When it is not a noticeable savings, you don't. Which is why my suburban never got any of the maintanence, only what was required. Now I'm going to sell it for $2,000 less than a comparable maintained one. WAY MORE than $2,000 saved in the 13 years Ive owned it. Fuel mileage is a factor to consider, but if you put in $1,000 a year of goodies and goo to do it, you have to drive the miles to pay for it. Maybe fill in for WarWagon while he's on vacation or something to justify it.;)

I'll answer this shortly as I use 2 stroke in patch and suspect bad injectors in 30K miles - again...
 
Exactly. The btu in 2stroke is low and has a very low flashpoint. When you add it to the fuel you are degrading the fuel. The reason to add it is it extends the life of ip & injectors enough to save "X" amount of $. As long as "X" is greater than the cost of buying it, and the reduction in mpg, you do it. ;)

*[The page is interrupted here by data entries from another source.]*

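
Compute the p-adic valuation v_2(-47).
v_2(-47) = 0

v_2(n) is the largest exponent k such that 2^k divides n. Factor out: -47 = -2^0 · 47. (Sign doesn't affect v_p.) So v_2(-47) = 0.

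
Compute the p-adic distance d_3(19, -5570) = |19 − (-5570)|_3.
d_3(19, -5570) = 1/243

Step 1 — x − y = 19 − (-5570) = 5589. Step 2 — v_3(5589) = 5 (factor: 5589 = (3^5 · 23); the sign does not affect v_p). Step 3 — |x − y|_3 = 3^{-5} = 1/243.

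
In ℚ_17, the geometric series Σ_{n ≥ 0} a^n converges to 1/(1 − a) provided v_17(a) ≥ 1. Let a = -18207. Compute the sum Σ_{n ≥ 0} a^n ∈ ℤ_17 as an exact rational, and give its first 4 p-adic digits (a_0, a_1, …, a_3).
Σ a^n = 1/(1 − a) = 1/18208;  first 4 digits = (1, 0, 5, 13)

v_17(a) = 2 ≥ 1, so the series converges in ℤ_17 to 1/(1 − a) = 1/(1 − (-18207)) = 1/18208. Expand this rational in ℤ_17: compute digits iteratively via d_i = x_i mod 17, x_{i+1} = (x_i − d_i)/17. The first 4 digits are (1, 0, 5, 13).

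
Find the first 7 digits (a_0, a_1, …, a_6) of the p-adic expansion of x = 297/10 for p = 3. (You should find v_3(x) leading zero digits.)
(a_0, …, a_6) = (0, 0, 0, 2, 0, 2, 2)

v_3(297/10) = 3, so a_0 = ... = a_2 = 0. Factor out: x = 3^3 · u with u = 11/10 a unit in ℤ_3. Expand u iteratively via a_{v+i} = u_i mod 3, u_{i+1} = (u_i − a_{v+i})/3:
  u_0 = 11/10;  a_3 = 2;  u_1 = (u_0 − 2)/3 = -3/10
  u_1 = -3/10;  a_4 = 0;  u_2 = (u_1 − 0)/3 = -1/10
  u_2 = -1/10;  a_5 = 2;  u_3 = (u_2 − 2)/3 = -7/10
  u_3 = -7/10;  a_6 = 2;  u_4 = (u_3 − 2)/3 = -9/10
Digits: (0, 0, 0, 2, 0, 2, 2).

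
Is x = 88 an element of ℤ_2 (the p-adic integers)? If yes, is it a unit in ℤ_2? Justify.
x ∈ ℤ_2 but not a unit; v_2(x) = 3 > 0

ℤ_2 = {x ∈ ℚ_2 : v_2(x) ≥ 0} and ℤ_2^× = {x ∈ ℤ_2 : v_2(x) = 0}. Here v_2(88) = v_2(num) − v_2(den) = 3; compare against these criteria.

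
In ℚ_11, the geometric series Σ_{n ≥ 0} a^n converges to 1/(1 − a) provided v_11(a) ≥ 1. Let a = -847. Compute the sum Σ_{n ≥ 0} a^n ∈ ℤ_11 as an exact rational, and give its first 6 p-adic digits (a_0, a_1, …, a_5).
Σ a^n = 1/(1 − a) = 1/848;  first 6 digits = (1, 0, 4, 10, 4, 4)

v_11(a) = 2 ≥ 1, so the series converges in ℤ_11 to 1/(1 − a) = 1/(1 − (-847)) = 1/848. Expand this rational in ℤ_11: compute digits iteratively via d_i = x_i mod 11, x_{i+1} = (x_i − d_i)/11. The first 6 digits are (1, 0, 4, 10, 4, 4).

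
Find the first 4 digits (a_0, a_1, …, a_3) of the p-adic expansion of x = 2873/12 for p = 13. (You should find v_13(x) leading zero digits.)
(a_0, …, a_3) = (0, 0, 9, 7)

v_13(2873/12) = 2, so a_0 = ... = a_1 = 0. Factor out: x = 13^2 · u with u = 17/12 a unit in ℤ_13. Expand u iteratively via a_{v+i} = u_i mod 13, u_{i+1} = (u_i − a_{v+i})/13:
  u_0 = 17/12;  a_2 = 9;  u_1 = (u_0 − 9)/13 = -7/12
  u_1 = -7/12;  a_3 = 7;  u_2 = (u_1 − 7)/13 = -7/12
Digits: (0, 0, 9, 7).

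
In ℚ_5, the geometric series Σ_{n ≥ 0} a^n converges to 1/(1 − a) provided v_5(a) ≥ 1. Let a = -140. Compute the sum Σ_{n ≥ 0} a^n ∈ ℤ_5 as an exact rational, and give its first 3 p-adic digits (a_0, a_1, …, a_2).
Σ a^n = 1/(1 − a) = 1/141;  first 3 digits = (1, 2, 3)

v_5(a) = 1 ≥ 1, so the series converges in ℤ_5 to 1/(1 − a) = 1/(1 − (-140)) = 1/141. Expand this rational in ℤ_5: compute digits iteratively via d_i = x_i mod 5, x_{i+1} = (x_i − d_i)/5. The first 3 digits are (1, 2, 3).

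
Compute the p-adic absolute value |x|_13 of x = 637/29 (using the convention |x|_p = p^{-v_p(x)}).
|637/29|_13 = 1/13

Step 1 — compute v_13(x) by factoring powers of 13 out of the numerator and denominator: v_13(637/29) = 1. Step 2 — apply |x|_p = p^{-v_p(x)} = 13^{-1} = 1/13.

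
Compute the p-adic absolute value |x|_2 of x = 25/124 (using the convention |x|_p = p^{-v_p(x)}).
|25/124|_2 = 4

Step 1 — compute v_2(x) by factoring powers of 2 out of the numerator and denominator: v_2(25/124) = -2. Step 2 — apply |x|_p = p^{-v_p(x)} = 2^{2} = 4.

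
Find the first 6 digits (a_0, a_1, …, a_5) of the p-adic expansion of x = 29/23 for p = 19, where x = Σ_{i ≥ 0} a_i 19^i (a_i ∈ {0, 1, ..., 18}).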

Yes, the longevity of IP and injectors is the only reason I use it and my Burb is a keeper. I learned log ago not to invest big into any vehicle I will not keep........
 
Just filled up and checked my mileage on my Suburban. 13.13mpg. I hauled about 2500lbs a total of roughly 15 miles of the 440 miles I drove it. The rest was unloaded driving with a good bit more highway driving than normal.

This does not take into consideration the larger tires (285s vs the stock 245s), but even if it was off by 50 miles (which it isn't), that would only give me a little over 14.5 mpg.